BMCI
- BMCI building in Casablanca
- Native name: Banque marocaine pour le commerce et l'industrie
- Type: Société anonyme
- Traded as: BSI
- ISIN: MA0000010811
- Industry: Financial services
- Founded: 1943
- Headquarters: 26 Place des Nations Unies, Casablanca, Morocco
- Key people: Mourad Cherif Joël Sibrac Hicham Seffa
- Total assets: approx. MAD 9.5 billion
- Owner: BNP Paribas
- Website: www.bmci.ma

= BMCI =

Moroccan bank

The Banque Marocaine pour le Commerce et l'Industrie (BMCI, lit. 'Moroccan Bank for Commerce and Industry') is a bank in Morocco, headquartered in Casablanca. It is majority-owned subsidiary of Paris-based BNP Paribas (BNPP), and originates from the Moroccan operations of a predecessor of BNPP, the Banque Nationale pour le Commerce et l'Industrie (BNCI).

BMCI subsidiaries include Arval Morocco, BMCI Bourse, BMCI Finance, BMCI Leasing Auto, BMCI Gestion, BMCI Assurance, BMCI Crédit Conso, BMCI Banque Offshore, and BMCI NAJMA.

== History ==

In July 1940, facing challenging prospects at home following the German invasion of France, the Paris-based BNCI acquired the Banque de l'Union Nord-Africaine (BUNA) in Algiers to develop its activity outside Europe, renamed it Banque Nationale pour le Commerce et l'Industrie en Afrique (BNCI-A), and opened a branch in Casablanca. The Moroccan activity became a fully-fledged bank in 1943.

In 1950, BNCI-Afrique inaugurated a high-rise head office building on Casablanca's Place de France. French architect Alexandre Courtois (architect)|Alexandre Courtois had won the design competition in 1942, and moved to Casablanca in 1943 to oversee the construction works.

In 1964, the newly independent Moroccan government implemented a policy of marocanisation of the banking sector, aimed at shedding colonial legacies. In that context, BNCI renamed its Moroccan operations as BMCI, even though it retained ownership. BMCI listed on the Casablanca Stock Exchange in February 1972.

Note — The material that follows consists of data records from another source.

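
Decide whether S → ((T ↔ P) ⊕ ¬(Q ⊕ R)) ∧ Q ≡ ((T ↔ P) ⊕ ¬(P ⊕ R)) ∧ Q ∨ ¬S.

not equivalent

P | Q | R | S | T | φ | ψ
- | - | - | - | - | - | -
F | F | F | F | F | T | T
F | F | F | F | T | T | T
F | F | F | T | F | F | F
F | F | F | T | T | F | F
F | F | T | F | F | T | T
F | F | T | F | T | T | T
F | F | T | T | F | F | F
F | F | T | T | T | F | F
F | T | F | F | F | T | T
F | T | F | F | T | T | T
F | T | F | T | F | T | F
F | T | F | T | T | F | T
F | T | T | F | F | T | T
F | T | T | F | T | T | T
F | T | T | T | F | F | T
F | T | T | T | T | T | F
T | F | F | F | F | T | T
T | F | F | F | T | T | T
T | F | F | T | F | F | F
T | F | F | T | T | F | F
T | F | T | F | F | T | T
T | F | T | F | T | T | T
T | F | T | T | F | F | F
T | F | T | T | T | F | F
T | T | F | F | F | T | T
T | T | F | F | T | T | T
T | T | F | T | F | F | F
T | T | F | T | T | T | T
T | T | T | F | F | T | T
T | T | T | F | T | T | T
T | T | T | T | F | T | T
T | T | T | T | T | F | F
The columns differ at P=F, Q=T, R=F, S=T, T=F (φ=T, ψ=F), so they are not equivalent.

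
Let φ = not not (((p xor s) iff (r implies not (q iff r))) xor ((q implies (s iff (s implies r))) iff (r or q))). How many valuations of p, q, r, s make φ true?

p | q | r | s || φ
1 | 1 | 1 | 1 || 0
1 | 1 | 1 | 0 || 0
1 | 1 | 0 | 1 || 0
1 | 1 | 0 | 0 || 1
1 | 0 | 1 | 1 || 1
1 | 0 | 1 | 0 || 0
1 | 0 | 0 | 1 || 0
1 | 0 | 0 | 0 || 1
0 | 1 | 1 | 1 || 1
0 | 1 | 1 | 0 || 1
0 | 1 | 0 | 1 || 1
0 | 1 | 0 | 0 || 0
0 | 0 | 1 | 1 || 0
0 | 0 | 1 | 0 || 1
0 | 0 | 0 | 1 || 1
0 | 0 | 0 | 0 || 0
The formula is true on 8 of the 16 rows.

8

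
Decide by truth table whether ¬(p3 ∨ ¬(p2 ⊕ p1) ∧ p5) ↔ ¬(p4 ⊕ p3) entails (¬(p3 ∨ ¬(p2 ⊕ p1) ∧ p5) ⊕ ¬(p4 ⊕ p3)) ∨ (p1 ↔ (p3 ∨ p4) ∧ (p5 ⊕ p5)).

no

p1  p2  p3  p4  p5  |  φ  ψ
T   T   T   T   T   |  F  T
T   T   T   T   F   |  F  T
T   T   T   F   T   |  T  F
T   T   T   F   F   |  T  F
T   T   F   T   T   |  T  F
T   T   F   T   F   |  F  T
T   T   F   F   T   |  F  T
T   T   F   F   F   |  T  F
T   F   T   T   T   |  F  T
T   F   T   T   F   |  F  T
T   F   T   F   T   |  T  F
T   F   T   F   F   |  T  F
T   F   F   T   T   |  F  T
T   F   F   T   F   |  F  T
T   F   F   F   T   |  T  F
T   F   F   F   F   |  T  F
F   T   T   T   T   |  F  T
F   T   T   T   F   |  F  T
F   T   T   F   T   |  T  T
F   T   T   F   F   |  T  T
F   T   F   T   T   |  F  T
F   T   F   T   F   |  F  T
F   T   F   F   T   |  T  T
F   T   F   F   F   |  T  T
F   F   T   T   T   |  F  T
F   F   T   T   F   |  F  T
F   F   T   F   T   |  T  T
F   F   T   F   F   |  T  T
F   F   F   T   T   |  T  T
F   F   F   T   F   |  F  T
F   F   F   F   T   |  F  T
F   F   F   F   F   |  T  T
At p1=T, p2=T, p3=T, p4=F, p5=T we have φ true but ψ false, so φ does not entail ψ.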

Meanwhile, the Banque de Paris et des Pays-Bas (BPPB) had started financing the Moroccan Sultanate in 1902, and from 1907 was the controlling shareholder of the State Bank of Morocco. It developed its activity through two major holding entities, the Compagnie générale du Maroc (Génaroc) and the Omnium Nord-Africain. In 1950 it opened its first branch in Casablanca, which in 1974 merged with operations of Banque Worms to form the Société Marocaine de Dépôt et de Crédit. These operations were absorbed by BMCI in 2000 following the merger of BNP (which had succeeded BNCI in 1966) with BPPB (then known as Paribas) to form BNP Paribas. In November 2001, BMCI also acquired ABN Amro Bank Maroc to consolidate its position in the Morocco financial services market.

As of December 2014, BNP Paribas retained 65.03 percent of BMCI's total equity. Other shareholders included AXA Assurance Maroc (9.11 percent), Sanad Assurance (5.84 percent), Atlanta Assurance (4.44 percent) and Holmarcom (2.41 percent).

In April 2026, BNP Paribas signed an agreement to sell its entire 67% controlling stake in BMCI) to Holmarcom. Completion of the transaction is expected during the fourth quarter of 2026, subject to obtaining the required regulatory approvals.